Bir daha duydu. Nefesini de kontrol edememeye başlamıştı artık. Terden sırılsıklam olmuş, giysileri zamklanmış gibi tenine yapışmıştı. Buz gibi donduğunu hissediyordu. Ama ateş basıyordu bedenini. Terli saçlarından, kışın spor salonundan duş almadan çıkmış biri gibi duman çıkıyordu.


Elinde bıçakla yatağa girdi ve pikeyi üzerine çekti. Bir daha duydu. Bir daha ve bir daha... Ses gitgide yakınlaşıyor ve iki tıkırtı arasındaki süre kısalıyordu. Bedeni kontrolsüzce kasılmaya başladı. Tıkırtılar arka arkaya geliyor, adam tir tir titriyordu ve tıkırtılar yaklaşmaya devam ediyor, adamın bütün bedeni kasılıyordu.


Giysilerini üzerine yapıştıran ter, yatağını da sırılsıklam etmişti. İradesi dışında, kulaklarını elleriyle kapattı. Buna rağmen esrarlı ses gelmeye devam ediyordu. Sanki kafasının içindeydi. Son bir bilinç belirtisiyle kulaklarını açtı fakat hâlâ kafasının içinde duyuyordu sesleri. Titriyor, terliyor, susuyor ve bir çocuk gibi korkuyordu. Altına kaçırmıştı ve farkında bile değildi. Terden ve sidikten göle dönmüştü yatağı ve adam, bilincinin o son parçasını da kaybetmişti. Ne heyecan, ne endişe, ne de korku... Hiçbirini hissetmiyordu artık. Çok geçmeden, kontrolünü tamamen kaybettiği vücudunu da hissedememeye başlayacaktı.

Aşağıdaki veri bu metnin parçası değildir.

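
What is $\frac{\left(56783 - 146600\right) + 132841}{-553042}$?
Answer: $- \frac{21512}{276521} \approx -0.077795$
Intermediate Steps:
$\frac{\left(56783 - 146600\right) + 132841}{-553042} = \left(\left(56783 - 146600\right) + 132841\right) \left(- \frac{1}{553042}\right) = \left(-89817 + 132841\right) \left(- \frac{1}{553042}\right) = 43024 \left(- \frac{1}{553042}\right) = - \frac{21512}{276521}$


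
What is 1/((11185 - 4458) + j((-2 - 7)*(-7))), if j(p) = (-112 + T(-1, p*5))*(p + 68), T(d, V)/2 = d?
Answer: -1/8207 ≈ -0.00012185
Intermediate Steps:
T(d, V) = 2*d
j(p) = -7752 - 114*p (j(p) = (-112 + 2*(-1))*(p + 68) = (-112 - 2)*(68 + p) = -114*(68 + p) = -7752 - 114*p)
1/((11185 - 4458) + j((-2 - 7)*(-7))) = 1/((11185 - 4458) + (-7752 - 114*(-2 - 7)*(-7))) = 1/(6727 + (-7752 - (-1026)*(-7))) = 1/(6727 + (-7752 - 114*63)) = 1/(6727 + (-7752 - 7182)) = 1/(6727 - 14934) = 1/(-8207) = -1/8207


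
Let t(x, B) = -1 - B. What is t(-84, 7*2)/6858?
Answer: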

Tıkırtılar sürekli bir hâl almıştı. Kafasının içinde hiç kesilmeyen tıkırtılar vardı adamın. Hiç kesilmeyen, yükselen tıkırtılar... Birkaç saniye sonra, bu bilinçsiz et parçasının kafasının içindeki tıkırtılar, çoğulluğunu yitirdi. Kafasının içinde, aralıksız bir ses, gitgide tizleşip sürekli yükseliyordu.


Kulaklarını elleriyle sertçe kapatmış, gözlerini olanca gücüyle sımsıkı sıkmış ve diş etlerinden kan gelecek kadar dişlerini kenetlemiş bir vaziyette, tok ve kısık bir sesle inliyordu. Çıkardığı ses, sanki kafasının içindeki tiz ve yüksek sesin tam zıddıydı. Ama en kötüsü, hiçbirinin farkında değildi bunların.


Zavallı adam kendinden geçmişti. Diş etlerinden oluk oluk kan geliyor, dişleri çatırdıyordu. Bedeni, kaslarındaki lifleri kopara kopara kasılıyordu. Kulaklarını öyle sert tıkıyordu ki kıkırdakları kafatasının içine girmek üzereydi. Hiçbirinin farkında değildi. Hiçbirinin! Farkında olduğu tek şey, kafasının içindeki, durmadan yükselen ve tizleşen o korkunç sesti.


Bu yüzdendir ki, avazı çıktığı kadar sert ve uzun bir çığlık atarak pikeyi üzerinden fırlattıktan sonra ekmek bıçağını kavrayıp tüm gücüyle kendi boğazını kestiğinde... Çoktan ölü bir insandı.